O São Paulo FC se prepara para um momento decisivo em sua história política. O futuro do presidente Julio Casares será definido em uma votação crucial que pode levá-lo ao afastamento do cargo.
A expectativa é grande entre os torcedores e conselheiros do clube, que aguardam ansiosamente o desfecho desse processo de impeachment de Julio Casares.
O Conselho Deliberativo do clube agendou a sessão para a próxima semana, conforme informações divulgadas pelo presidente Olten Ayres.
A Data e o Quórum Necessário para o Impeachment
O presidente do Conselho Deliberativo do São Paulo, Olten Ayres, confirmou que a votação do impeachment de Julio Casares ocorrerá na próxima quarta-feira, dia 14 de fevereiro. O início da sessão está previsto para as 18h30.
Para que o afastamento provisório de Casares seja aprovado, é fundamental alcançar uma maioria qualificada. São necessários dois terços dos votos do Conselho, o que corresponde a 171 dos 255 conselheiros possíveis.
Próximos Passos: Da Votação à Assembleia Geral
Caso o Conselho Deliberativo vote favoravelmente ao impeachment de Julio Casares, o processo não se encerra ali. Haverá uma segunda etapa decisiva para a destituição definitiva do presidente do São Paulo.

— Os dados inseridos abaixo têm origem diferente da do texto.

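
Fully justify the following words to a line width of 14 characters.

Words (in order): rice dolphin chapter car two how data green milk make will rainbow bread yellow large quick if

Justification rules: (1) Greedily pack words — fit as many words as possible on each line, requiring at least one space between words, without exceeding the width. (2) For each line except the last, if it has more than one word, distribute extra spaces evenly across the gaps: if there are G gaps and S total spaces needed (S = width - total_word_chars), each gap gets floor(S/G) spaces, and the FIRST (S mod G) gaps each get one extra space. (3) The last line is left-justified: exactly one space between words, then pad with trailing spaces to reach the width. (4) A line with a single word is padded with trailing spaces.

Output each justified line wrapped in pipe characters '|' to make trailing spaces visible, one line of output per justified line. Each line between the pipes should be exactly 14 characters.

Answer: |rice   dolphin|
|chapter    car|
|two  how  data|
|green     milk|
|make      will|
|rainbow  bread|
|yellow   large|
|quick if      |

Derivation:
Line 1: ['rice', 'dolphin'] (min_width=12, slack=2)
Line 2: ['chapter', 'car'] (min_width=11, slack=3)
Line 3: ['two', 'how', 'data'] (min_width=12, slack=2)
Line 4: ['green', 'milk'] (min_width=10, slack=4)
Line 5: ['make', 'will'] (min_width=9, slack=5)
Line 6: ['rainbow', 'bread'] (min_width=13, slack=1)
Line 7: ['yellow', 'large'] (min_width=12, slack=2)
Line 8: ['quick', 'if'] (min_width=8, slack=6)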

Em até 30 dias após a votação do Conselho, uma Assembleia Geral de sócios do clube será convocada. Nesta instância, a decisão do Conselho Deliberativo precisará ser ratificada, mas com um quórum diferente, bastando maioria simples.
Quem Assume o São Paulo em Caso de Afastamento?
Se Julio Casares for efetivamente destituído da presidência do São Paulo, a liderança do clube será imediatamente assumida pelo atual vice-presidente. Harry Massis Junior é o nome que ocupará o cargo.
Ele permanecerá à frente do São Paulo FC até as eleições deste ano. É importante ressaltar que, no clube do Morumbi, a votação para presidente é indireta, sendo os próprios conselheiros os responsáveis por eleger o novo mandatário.
O Contexto e a Posição do Conselho Consultivo
A decisão de agendar a votação do impeachment de Julio Casares ocorre em um momento de debates intensos nos bastidores do clube. A data foi marcada logo após o Conselho Consultivo do São Paulo se posicionar sobre o tema.
Este conselho se manifestou contra o impeachment do presidente, alegando “falta de provas” para justificar o afastamento. Este posicionamento adiciona mais uma camada de complexidade e expectativa ao desfecho da votação.